In the second case, for fixed $r_i$ you are looking at an n-dimensional torus and quotienting by the subgroup generated by a single element, the condition you mention looks a lot like $2\pi, \alpha_1, \dots, \alpha_n$ being linearly independent over $\mathbb{Q}$, which is exactly the condition equivalent to the subgroup generated by $A$ not being dense in the torus of rotations. This follows from Kronecker's approximation theorem, near the end of that page is the exactly the specialization that is interesting in this case.

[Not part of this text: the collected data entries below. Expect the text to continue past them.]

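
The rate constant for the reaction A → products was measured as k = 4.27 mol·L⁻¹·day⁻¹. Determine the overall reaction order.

zeroth order (0)

Step 1: The units of k for an nth-order reaction are (concentration)^(1-n)·(time)⁻¹.
Step 2: Here k has units mol·L⁻¹·day⁻¹, so the concentration exponent is 1.
Step 3: 1 - n = 1 ⇒ n = 0. The reaction is zeroth order.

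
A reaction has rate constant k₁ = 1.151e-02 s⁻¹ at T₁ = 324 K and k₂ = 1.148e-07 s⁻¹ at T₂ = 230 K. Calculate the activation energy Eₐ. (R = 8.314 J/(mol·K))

75.9 kJ/mol

Step 1: Use the two-temperature Arrhenius form: ln(k₂/k₁) = -Eₐ/R × (1/T₂ - 1/T₁)
Step 2: ln(k₂/k₁) = ln(1.148e-07/1.151e-02) = ln(9.97394e-06) = -11.5155
Step 3: 1/T₂ - 1/T₁ = 1/230 - 1/324 = 1.261406e-03 K⁻¹
Step 4: Eₐ = -R × ln(k₂/k₁) / (1/T₂ - 1/T₁) = -8.314 × -11.5155 / 1.261406e-03
Step 5: Eₐ = 7.5900e+04 J/mol = 75.9 kJ/mol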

But something stronger than linear dependence over $\mathbb{Q}$ is needed. Think of $n=2$, $\alpha_1 = \alpha_2 = \frac{1}{2}$. This is linearly dependent over $\mathbb{Q}$ but visits $0$ infinitely often. In the sense that for any $m$ and $\epsilon > 0$ we can find $M > m$ such that $(\frac{M}{2}, \frac{M}{2}) \in B_\epsilon(0)$, since $e^{i \frac{1}{2} \mathbb{Z}}$ is dense in $S^1$. And considering $n=3$, $\alpha_1 = \alpha_2 = \frac{1}{2}$, $\alpha_3 = \frac{\pi}{2}$ these parameters fulfill the exact requirement suggested but still give a non-Hausdorff quotient.
We can generalize this argument by considering $\alpha_i \in \mathbb{R} \setminus \pi \mathbb{Q}$ for some $i$. Then the subgroup generated by $A$ is non-finite, consider $H = \overline{\langle A \rangle}$ the closure of the subgroup generated by $A$, this is a closed subgroup of a compact Lie group hence a compact Lie group, it is non-finite and abelian hence the identity components $H_0$ is a torus, at least 1 dimensional. We see $H / \langle A \rangle$ is uncountable but has the trivial topology since $\langle A \rangle$ is dense in $H$. Look at the closed subset $H . p \subset S^{2n-1}$ for $p \in S^{2n-1}$, this is closed since $H$ is compact. If we choose $p$, such that all the $r_i > 0$ then the stabilizer in $T$ of $p$ is $e$. Therefore $H . p$ is a submanifold of $S^{2n-1}$ diffeomorphic to $H$, hence when we quotient by $A$ we get the same topological behavior as on the group. So the quotient of the sphere cannot be Hausdorff.
So we are probably still only interested in rational multiples of $\pi$, assuming the above checks out.
If you consider $\alpha_1 = \frac{p}{q}2\pi$, and $\alpha_i = 0$ for $i > 1$, $\frac{p}{q}$ a reduced fraction. It is now quite easy to see that $A_1$ has order $q$ just by taking higher and higher powers, hence it generates a cyclic subgroup of order $q$. So in this case $\Gamma \simeq \mathbb{Z}_q$.
When $\alpha_i = \frac{p_i}{q_i} 2\pi$ with $\frac{p_i}{q_i}$ reduced and $p_i \neq 0$. We see that $\langle A_1, A_2, \dots, A_n \rangle \simeq \mathbb{Z}_{q_1} \times \dots \times \mathbb{Z_{q_n}}$ whereas $\langle A \rangle \simeq \mathbb{Z}_{\mathrm{lcm}(q_1, \dots, q_n)}$. Hopefully it is now an easy exercise to see what happens with $p_i = 0$ for some of the $i$'s.
I know this doesn't answer all of your questions but hopefully it gives some insight, I will continue thinking about the problem.